The prognostic value of the two-lncRNA signature and other clinical features

Based on the results of univariate Cox proportional hazard model analysis, some of the clinical features may predict poorer survival outcomes of CC patients (Table 2). In addition, we further analyzed by the multivariate Cox proportional hazard model tumor status (P < 0.001) and the risk score (P = 0.002), which were determined to be two independent prognostic factors of CC. The Kaplan–Meier curves of the aforementioned clinical features are shown in Fig. S2. The results showed that clinical stage (P = 0.001), T stage (P < 0.001), N stage (P < 0.001), M stage (P = 0.011) and tumor status (P < 0.001) were related to OS. We also evaluated the relationship between the risk score based on the differentially expressed two-lncRNA signature and the clinical features, and the risk score showed prognostic value for predicting the status of T stage (AUC = 0.607, P = 0.028; Fig. S3). The expression levels of two differentially expressed lncRNAs in the low and high score groups in TCGA are shown in Fig. 3C. The results revealed that the expression level of lncRNA RASA4CP was significantly different between the low-risk and high-risk groups (P < 0.05).

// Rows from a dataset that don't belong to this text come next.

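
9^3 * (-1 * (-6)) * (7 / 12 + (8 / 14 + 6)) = 438129 / 14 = 31294.93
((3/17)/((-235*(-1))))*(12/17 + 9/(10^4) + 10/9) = 2781377/2037450000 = 0.00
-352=-352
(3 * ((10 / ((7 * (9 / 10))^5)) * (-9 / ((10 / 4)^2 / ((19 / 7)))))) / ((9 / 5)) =-15200000 / 2315685267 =-0.01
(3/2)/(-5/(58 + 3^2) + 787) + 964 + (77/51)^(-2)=12305498185/12759208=964.44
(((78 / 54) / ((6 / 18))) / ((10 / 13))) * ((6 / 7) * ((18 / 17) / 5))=3042 / 2975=1.02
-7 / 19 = -0.37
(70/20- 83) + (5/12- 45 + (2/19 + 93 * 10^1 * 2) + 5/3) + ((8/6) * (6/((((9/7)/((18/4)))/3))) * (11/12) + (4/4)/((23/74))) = 9533099/5244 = 1817.91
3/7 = 0.43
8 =8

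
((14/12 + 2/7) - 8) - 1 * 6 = -527/42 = -12.55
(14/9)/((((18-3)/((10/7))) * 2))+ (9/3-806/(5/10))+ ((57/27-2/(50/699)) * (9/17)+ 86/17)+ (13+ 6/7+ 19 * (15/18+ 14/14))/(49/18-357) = -828633046198/512232525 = -1617.69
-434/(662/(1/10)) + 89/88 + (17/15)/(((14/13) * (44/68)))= 1573391/611688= 2.57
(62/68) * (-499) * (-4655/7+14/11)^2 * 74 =-30509048296153/2057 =-14831817353.50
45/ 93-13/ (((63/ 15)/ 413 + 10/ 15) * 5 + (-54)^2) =7679634/ 16018661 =0.48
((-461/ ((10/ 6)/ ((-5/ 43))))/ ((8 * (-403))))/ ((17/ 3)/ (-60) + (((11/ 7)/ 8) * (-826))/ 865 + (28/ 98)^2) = 527566095/ 10596960764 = 0.05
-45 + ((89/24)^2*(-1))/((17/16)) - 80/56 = -254347/4284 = -59.37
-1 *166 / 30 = -5.53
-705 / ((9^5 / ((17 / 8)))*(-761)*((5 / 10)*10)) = 799 / 119830104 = 0.00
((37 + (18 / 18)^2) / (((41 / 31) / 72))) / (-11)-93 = -126759 / 451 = -281.06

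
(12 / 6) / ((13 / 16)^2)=512 / 169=3.03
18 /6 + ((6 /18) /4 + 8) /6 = 313 /72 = 4.35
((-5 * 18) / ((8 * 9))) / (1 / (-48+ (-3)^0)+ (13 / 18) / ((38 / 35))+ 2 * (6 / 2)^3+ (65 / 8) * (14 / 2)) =-80370 / 7170221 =-0.01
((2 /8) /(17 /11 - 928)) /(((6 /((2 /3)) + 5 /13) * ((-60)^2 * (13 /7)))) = -77 /17903548800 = -0.00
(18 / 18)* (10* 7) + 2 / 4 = 141 / 2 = 70.50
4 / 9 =0.44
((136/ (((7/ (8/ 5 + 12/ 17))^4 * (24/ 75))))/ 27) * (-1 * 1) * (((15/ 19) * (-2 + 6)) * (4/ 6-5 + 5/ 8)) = 27352192/ 12601845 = 2.17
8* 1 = 8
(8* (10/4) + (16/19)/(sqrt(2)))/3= 8* sqrt(2)/57 + 20/3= 6.87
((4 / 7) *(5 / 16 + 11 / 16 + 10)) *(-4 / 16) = -11 / 7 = -1.57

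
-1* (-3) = 3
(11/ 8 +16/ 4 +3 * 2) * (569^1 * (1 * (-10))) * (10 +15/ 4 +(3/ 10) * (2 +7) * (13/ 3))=-26355511/ 16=-1647219.44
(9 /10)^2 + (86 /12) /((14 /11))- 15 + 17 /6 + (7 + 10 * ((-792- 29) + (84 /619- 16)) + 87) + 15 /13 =-11658997319 /1408225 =-8279.21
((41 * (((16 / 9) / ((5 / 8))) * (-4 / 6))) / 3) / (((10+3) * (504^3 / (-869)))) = 35629 / 2632994910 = 0.00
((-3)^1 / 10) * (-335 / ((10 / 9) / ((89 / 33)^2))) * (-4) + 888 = -1054881 / 605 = -1743.60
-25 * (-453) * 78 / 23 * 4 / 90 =39260 / 23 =1706.96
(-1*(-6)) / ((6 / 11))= 11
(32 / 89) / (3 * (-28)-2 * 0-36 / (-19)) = -76 / 17355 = -0.00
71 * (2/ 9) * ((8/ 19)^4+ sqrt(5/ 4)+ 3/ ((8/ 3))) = 71 * sqrt(5)/ 9+ 85601647/ 4691556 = 35.89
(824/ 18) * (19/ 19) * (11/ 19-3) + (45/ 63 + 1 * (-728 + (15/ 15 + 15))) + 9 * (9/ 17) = -16632284/ 20349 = -817.35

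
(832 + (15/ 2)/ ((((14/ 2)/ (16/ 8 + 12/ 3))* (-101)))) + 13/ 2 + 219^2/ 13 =83228991/ 18382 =4527.74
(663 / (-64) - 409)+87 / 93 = -830153 / 1984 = -418.42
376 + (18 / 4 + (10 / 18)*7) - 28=6415 / 18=356.39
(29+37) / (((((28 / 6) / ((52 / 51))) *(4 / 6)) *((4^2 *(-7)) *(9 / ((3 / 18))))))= -143 / 39984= -0.00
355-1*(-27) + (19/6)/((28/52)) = 16291/42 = 387.88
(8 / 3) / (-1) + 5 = 7 / 3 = 2.33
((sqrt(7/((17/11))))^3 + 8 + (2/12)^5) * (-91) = -7007 * sqrt(1309)/289 - 5661019/7776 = -1605.22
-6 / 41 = -0.15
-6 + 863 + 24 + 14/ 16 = 881.88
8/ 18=0.44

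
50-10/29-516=-13524/29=-466.34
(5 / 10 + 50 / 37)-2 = -11 / 74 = -0.15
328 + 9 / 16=5257 / 16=328.56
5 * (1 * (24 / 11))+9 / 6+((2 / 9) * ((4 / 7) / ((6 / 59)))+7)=85895 / 4158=20.66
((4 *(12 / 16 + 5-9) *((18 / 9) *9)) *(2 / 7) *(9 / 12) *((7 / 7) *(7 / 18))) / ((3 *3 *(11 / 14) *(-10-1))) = 91 / 363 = 0.25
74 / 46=37 / 23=1.61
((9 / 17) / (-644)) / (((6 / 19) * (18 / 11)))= -209 / 131376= -0.00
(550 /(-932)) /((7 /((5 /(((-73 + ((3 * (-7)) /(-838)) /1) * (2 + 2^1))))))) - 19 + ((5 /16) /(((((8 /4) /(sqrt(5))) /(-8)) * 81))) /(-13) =-7579705143 /398962172 + 5 * sqrt(5) /4212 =-19.00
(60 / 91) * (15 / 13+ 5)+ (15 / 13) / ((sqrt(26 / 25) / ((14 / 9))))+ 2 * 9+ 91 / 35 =175 * sqrt(26) / 507+ 145849 / 5915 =26.42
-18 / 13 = -1.38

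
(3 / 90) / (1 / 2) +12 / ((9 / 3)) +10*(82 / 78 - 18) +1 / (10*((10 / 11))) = -644711 / 3900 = -165.31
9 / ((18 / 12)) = 6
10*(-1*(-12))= 120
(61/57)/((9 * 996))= 61/510948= 0.00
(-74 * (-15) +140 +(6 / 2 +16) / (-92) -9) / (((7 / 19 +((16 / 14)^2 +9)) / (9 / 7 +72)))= 8518.63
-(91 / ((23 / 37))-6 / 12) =-6711 / 46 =-145.89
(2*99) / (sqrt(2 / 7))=99*sqrt(14)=370.42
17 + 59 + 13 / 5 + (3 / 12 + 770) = 16977 / 20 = 848.85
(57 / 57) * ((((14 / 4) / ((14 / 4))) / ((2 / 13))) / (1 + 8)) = 13 / 18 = 0.72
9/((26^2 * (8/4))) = 9/1352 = 0.01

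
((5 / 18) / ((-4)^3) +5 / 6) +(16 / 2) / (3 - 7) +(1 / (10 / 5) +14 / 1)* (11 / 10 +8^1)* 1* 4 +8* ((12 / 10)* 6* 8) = 5687591 / 5760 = 987.43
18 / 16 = 9 / 8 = 1.12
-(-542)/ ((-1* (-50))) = 271/ 25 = 10.84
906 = 906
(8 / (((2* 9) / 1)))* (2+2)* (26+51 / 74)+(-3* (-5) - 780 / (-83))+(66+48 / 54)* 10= 20473145 / 27639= 740.73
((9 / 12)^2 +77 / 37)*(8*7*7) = 76685 / 74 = 1036.28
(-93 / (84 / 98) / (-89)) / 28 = 31 / 712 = 0.04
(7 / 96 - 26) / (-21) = 2489 / 2016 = 1.23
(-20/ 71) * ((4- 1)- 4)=20/ 71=0.28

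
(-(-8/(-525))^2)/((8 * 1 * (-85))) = 8/23428125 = 0.00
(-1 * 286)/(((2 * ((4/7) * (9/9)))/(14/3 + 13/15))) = -83083/60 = -1384.72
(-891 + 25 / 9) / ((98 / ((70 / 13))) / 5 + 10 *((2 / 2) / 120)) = -238.56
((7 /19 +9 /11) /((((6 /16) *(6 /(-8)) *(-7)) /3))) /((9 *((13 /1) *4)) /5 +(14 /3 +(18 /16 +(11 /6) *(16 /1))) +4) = 317440 /23301201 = 0.01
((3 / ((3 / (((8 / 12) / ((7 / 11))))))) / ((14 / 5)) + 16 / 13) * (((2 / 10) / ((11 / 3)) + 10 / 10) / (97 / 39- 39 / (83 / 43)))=-0.10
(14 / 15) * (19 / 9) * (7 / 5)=1862 / 675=2.76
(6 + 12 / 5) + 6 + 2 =82 / 5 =16.40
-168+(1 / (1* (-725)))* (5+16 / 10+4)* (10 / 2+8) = -609689 / 3625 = -168.19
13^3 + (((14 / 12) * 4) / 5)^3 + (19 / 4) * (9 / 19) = 29700851 / 13500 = 2200.06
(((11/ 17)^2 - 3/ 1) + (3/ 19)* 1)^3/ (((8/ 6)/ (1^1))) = -7069060936329/ 662238343084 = -10.67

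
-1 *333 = -333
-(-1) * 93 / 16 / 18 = 31 / 96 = 0.32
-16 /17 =-0.94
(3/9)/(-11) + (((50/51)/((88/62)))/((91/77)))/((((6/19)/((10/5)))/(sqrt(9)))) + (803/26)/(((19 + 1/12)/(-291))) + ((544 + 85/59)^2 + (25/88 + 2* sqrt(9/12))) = 297047.67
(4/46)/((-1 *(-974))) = 1/11201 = 0.00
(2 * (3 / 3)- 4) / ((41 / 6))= -12 / 41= -0.29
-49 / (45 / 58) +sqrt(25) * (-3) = -3517 / 45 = -78.16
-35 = -35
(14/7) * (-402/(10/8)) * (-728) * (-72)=-168569856/5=-33713971.20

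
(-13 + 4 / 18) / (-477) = 115 / 4293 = 0.03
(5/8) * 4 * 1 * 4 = 10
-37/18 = -2.06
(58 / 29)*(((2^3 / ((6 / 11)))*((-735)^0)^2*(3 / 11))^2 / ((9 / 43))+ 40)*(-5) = -10480 / 9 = -1164.44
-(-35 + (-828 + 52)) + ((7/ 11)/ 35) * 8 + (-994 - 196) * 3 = -151737/ 55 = -2758.85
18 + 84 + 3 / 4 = 411 / 4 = 102.75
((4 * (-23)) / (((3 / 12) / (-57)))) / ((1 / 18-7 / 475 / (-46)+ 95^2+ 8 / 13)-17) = 13406023800 / 5757554411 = 2.33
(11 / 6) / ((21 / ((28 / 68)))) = 11 / 306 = 0.04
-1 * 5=-5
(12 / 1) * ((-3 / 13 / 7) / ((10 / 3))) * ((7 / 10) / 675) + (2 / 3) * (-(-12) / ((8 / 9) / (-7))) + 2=-495626 / 8125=-61.00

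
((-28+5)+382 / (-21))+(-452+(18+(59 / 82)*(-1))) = -819517 / 1722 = -475.91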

qRT-PCR verification of the expression level of two lncRNAs in tissues and ROC curve analysis

To confirm the expression levels of ILF3-AS1 and RASA4CP in CC, we analyzed their actual expression levels in 31 pairs of newly diagnosed CC clinical samples by qRT-PCR (Table S1). The qRT-PCR results confirmed that the expression of the ILF3-AS1 and RASA4CP was downregulated, consistent with the TCGA results (Fig. 4A). The actual expression levels of the two lncRNAs in the low-risk score and high-risk score groups in the clinical sample are shown in Fig. 4B. To evaluate the specific diagnostic potential of ILF3-AS1 and RASA4CP, ROC curve analysis was performed. AUC values were 0.704 and 0.685 for ILF3-AS1 and RASA4CP, respectively, (P < 0.05; Figs. 4C and 4D). This indicates that each lncRNA could be an important biomarker for diagnosis of CC. However, the AUC value for both lncRNAs was 0.723, higher than that any single lncRNA alone (P < 0.05; Fig. 4E), suggesting improved diagnostic efficiency using the two-lncRNA signature.

qRT-PCR verification of the two lncRNAs’ expression in cervical cancer cell lines

To detect ILF3-AS1 and RASA4CP expression in CC, we further examined gene expression pattern from three CC cell lines by qRT-PCR. Compared to the immortalized cervical epithelial cell line H8, expression of ILF3-AS1 and RASA4CP was downregulated in the human CC cell lines HeLa and SiHa, respectively. The expression pattern of the two lncRNAs is consistent with the TCGA results (Fig. 4F).